We all know EVs have fewer moving parts than their engine-powered counterparts. There are no engines to maintain, no belts to check, no oil to change and the list goes on. As you might imagine, having fewer mechanicals to check and maintain makes running EVs significantly cheaper, and the U.S. Office Of Energy Efficiency and Renewable Energy has recently given us insight into just how much cheaper electrics can be as part of a look at the government’s own vehicle fleet. They shared the maintenance Cost breakdown Of An Electric Vehicle to an internal combusting engine.
According to the office, the Maintenance cost of internal-combustion-engine-powered (ICE) vehicles cost $0.101 per mile. Hybrid vehicles and plug-in hybrids are cheaper to run, but only slightly, ringing in at $0.094 and $0.09 per mile to run. Full battery electric vehicles, on the other hand, are much, much less expensive to run and maintain, coming in at just $0.061 per mile.
At $0.101 per mile, ICE-powered government vehicles of the US travelling the 1,958,202,121 miles last year would have cost $197,778,414 to maintain. Over the same mileage but at $0.061 per mile, the dollar figure comes out to $119,450,329—meaning a hypothetical full-electric government fleet would have saved the US government just over $78 million in maintenance costs.
So, using the 1000 miles base distance hypothesis, an EV would spend $61 or Ghc 366 in maintenance for the 1000 miles while an internal combusting engine will spend $101 or Ghc 606 for maintenance for 1000 miles.

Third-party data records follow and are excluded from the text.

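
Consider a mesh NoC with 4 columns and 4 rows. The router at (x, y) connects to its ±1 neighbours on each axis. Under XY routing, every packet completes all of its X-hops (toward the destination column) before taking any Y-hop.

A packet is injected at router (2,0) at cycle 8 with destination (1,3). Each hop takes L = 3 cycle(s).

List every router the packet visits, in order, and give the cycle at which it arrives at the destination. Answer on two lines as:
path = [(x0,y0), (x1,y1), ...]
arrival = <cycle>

  0. router=(2,0) cycle=8 (inject)
  1. router=(1,0) cycle=11 dir=W
  2. router=(1,1) cycle=14 dir=N
  3. router=(1,2) cycle=17 dir=N
  4. router=(1,3) cycle=20 dir=N

path = [(2,0), (1,0), (1,1), (1,2), (1,3)]
arrival = 20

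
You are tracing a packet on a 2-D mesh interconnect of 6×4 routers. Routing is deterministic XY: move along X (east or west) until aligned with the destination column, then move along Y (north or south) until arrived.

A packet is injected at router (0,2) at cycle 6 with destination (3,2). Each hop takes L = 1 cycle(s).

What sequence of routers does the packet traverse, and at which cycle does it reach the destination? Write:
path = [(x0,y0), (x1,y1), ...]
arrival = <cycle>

path = [(0,2), (1,2), (2,2), (3,2)]
arrival = 9

  0. router=(0,2) cycle=6 (inject)
  1. router=(1,2) cycle=7 dir=E
  2. router=(2,2) cycle=8 dir=E
  3. router=(3,2) cycle=9 dir=E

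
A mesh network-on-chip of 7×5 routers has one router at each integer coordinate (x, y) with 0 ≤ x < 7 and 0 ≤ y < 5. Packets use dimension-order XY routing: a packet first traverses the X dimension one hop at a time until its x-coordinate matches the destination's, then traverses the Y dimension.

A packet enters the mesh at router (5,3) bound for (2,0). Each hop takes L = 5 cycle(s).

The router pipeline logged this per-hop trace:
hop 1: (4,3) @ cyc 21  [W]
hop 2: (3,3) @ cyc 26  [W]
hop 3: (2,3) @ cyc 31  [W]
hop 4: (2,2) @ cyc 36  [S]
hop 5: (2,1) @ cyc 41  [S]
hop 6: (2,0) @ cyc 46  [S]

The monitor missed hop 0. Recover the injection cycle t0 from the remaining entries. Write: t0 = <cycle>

t0 = 16

The first recorded entry is hop 1 at cycle 21.
Therefore t0 = 21 − L = 16.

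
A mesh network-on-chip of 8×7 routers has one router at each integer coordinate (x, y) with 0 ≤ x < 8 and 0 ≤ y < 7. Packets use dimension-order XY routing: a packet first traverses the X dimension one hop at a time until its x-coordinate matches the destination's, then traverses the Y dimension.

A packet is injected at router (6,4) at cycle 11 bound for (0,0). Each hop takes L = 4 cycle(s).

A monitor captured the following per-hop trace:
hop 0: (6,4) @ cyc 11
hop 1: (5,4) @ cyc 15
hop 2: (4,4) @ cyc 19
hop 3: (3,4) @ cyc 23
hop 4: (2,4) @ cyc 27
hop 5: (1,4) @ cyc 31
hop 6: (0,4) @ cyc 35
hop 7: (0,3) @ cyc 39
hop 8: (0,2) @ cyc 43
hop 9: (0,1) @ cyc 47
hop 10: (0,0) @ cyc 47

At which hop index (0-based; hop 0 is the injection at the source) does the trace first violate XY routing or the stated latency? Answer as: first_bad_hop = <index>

first_bad_hop = 10

  1: Δx=-1 Δy=+0 Δt=4 [ok]
  2: Δx=-1 Δy=+0 Δt=4 [ok]
  3: Δx=-1 Δy=+0 Δt=4 [ok]
  4: Δx=-1 Δy=+0 Δt=4 [ok]
  5: Δx=-1 Δy=+0 Δt=4 [ok]
  6: Δx=-1 Δy=+0 Δt=4 [ok]
  7: Δx=+0 Δy=-1 Δt=4 [ok]
  8: Δx=+0 Δy=-1 Δt=4 [ok]
  9: Δx=+0 Δy=-1 Δt=4 [ok]
  10: Δx=+0 Δy=-1 Δt=0 [BAD: Δcyc=0≠L]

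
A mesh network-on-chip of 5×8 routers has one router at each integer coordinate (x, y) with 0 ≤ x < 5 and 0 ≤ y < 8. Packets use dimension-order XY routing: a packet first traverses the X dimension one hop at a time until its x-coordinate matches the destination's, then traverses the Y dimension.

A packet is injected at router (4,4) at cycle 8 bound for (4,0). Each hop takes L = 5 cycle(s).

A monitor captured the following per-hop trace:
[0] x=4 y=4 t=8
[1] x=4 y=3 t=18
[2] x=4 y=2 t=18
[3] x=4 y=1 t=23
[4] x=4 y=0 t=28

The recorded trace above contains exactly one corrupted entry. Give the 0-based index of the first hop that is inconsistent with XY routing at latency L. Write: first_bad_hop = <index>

check 1→ d=(0,-1) cyc+10: BAD: Δcyc=10≠L

first_bad_hop = 1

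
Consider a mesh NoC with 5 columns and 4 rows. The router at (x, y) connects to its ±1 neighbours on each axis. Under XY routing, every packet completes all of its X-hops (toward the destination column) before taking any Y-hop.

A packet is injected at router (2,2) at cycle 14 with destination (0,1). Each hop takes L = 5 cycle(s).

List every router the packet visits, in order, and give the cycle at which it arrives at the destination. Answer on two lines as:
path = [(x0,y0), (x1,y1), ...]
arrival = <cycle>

path = [(2,2), (1,2), (0,2), (0,1)]
arrival = 29

[0] x=2 y=2 t=14
[1] x=1 y=2 t=19 →W
[2] x=0 y=2 t=24 →W
[3] x=0 y=1 t=29 →S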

Electric cars aren’t exactly maintenance-free so let’s look at the top five electric car maintenance needs and things that could lead to repair.
- Tire rotation.
it’s common to all cars but on EVs, it remains important if not more so because they swap out their heavy transmission engines for a heavy battery putting a lot of load on tires. Also, EVs have killer torque able to twist those tires hard. Tesla says rotate model 3 tires every 6,250 miles, Chevy bolt every 7,500 miles. Just remember you will still change your tires in your internal combustion engine car.
- Braking system on your car.
Not the pads but the fluid that puts pressure on the pads to the rotors. This is key because if they get stagnant, polluted it doesn’t work right. Though Electric Cars do their breaking by regeneration, the electromagnetic resistance puts the power back in the battery, but not all the time depending on how you drive and where.
This is going to be a system that you use quite a bit and you don’t want to be crapped out when you need it. All cars need brake fluid and EVs do as well. On a model 3 every two years or 25k miles and a Chevy bolt it’s every five years. These are also changed in fuel vehicles as well.
- The coolant in your electric car.
Though there’s no engine, there’s a cooling system that keeps everything under the hood cool. The Model 3 needs its cooler to be replaced every four years or 50k miles a Nissan leaf though goes 125K miles and a Chevy bolt even longer 150k Miles. You will still change the coolant in your internal combustion engine car and it might be changed more regularly than the EV.
- Break Service
Now we are talking pads and rotors The friction of parts which are much more long-lived on an EV than a combustion car because most of your braking as we mentioned is done by the drag of regeneration when you lift off the accelerator but it’s going to be based on how many miles you drive, what style are you drive, what terrain you drive in and over and what region settings you like to select on your EV. Sames thing will be done on your internal combustion engine vehicle.
I can’t give you the number of miles or number of months before you can get the brakes done.
The number one maintenance side of your EV is the motive power battery. This is the heart of your car’s range and therefore its livability as well as your car residual value whether you’re leasing or buying it.
This is the heart of the beast, take care of it like you used to take care of an engine in your regular combustion car. EV batteries can suffer when sitting too long and overly hot or cold temperatures just being parked. A Chevy Volt, for example, wants to be plugged in below 32 or above 90. Well, You will have to change your car battery in your internal combustion engine but that cost less than the EV.
So technically, all maintenance cost associated with the EV is also associated with the internal combustion engine except they are much smaller and will not be done regularly as in your fuel driven car.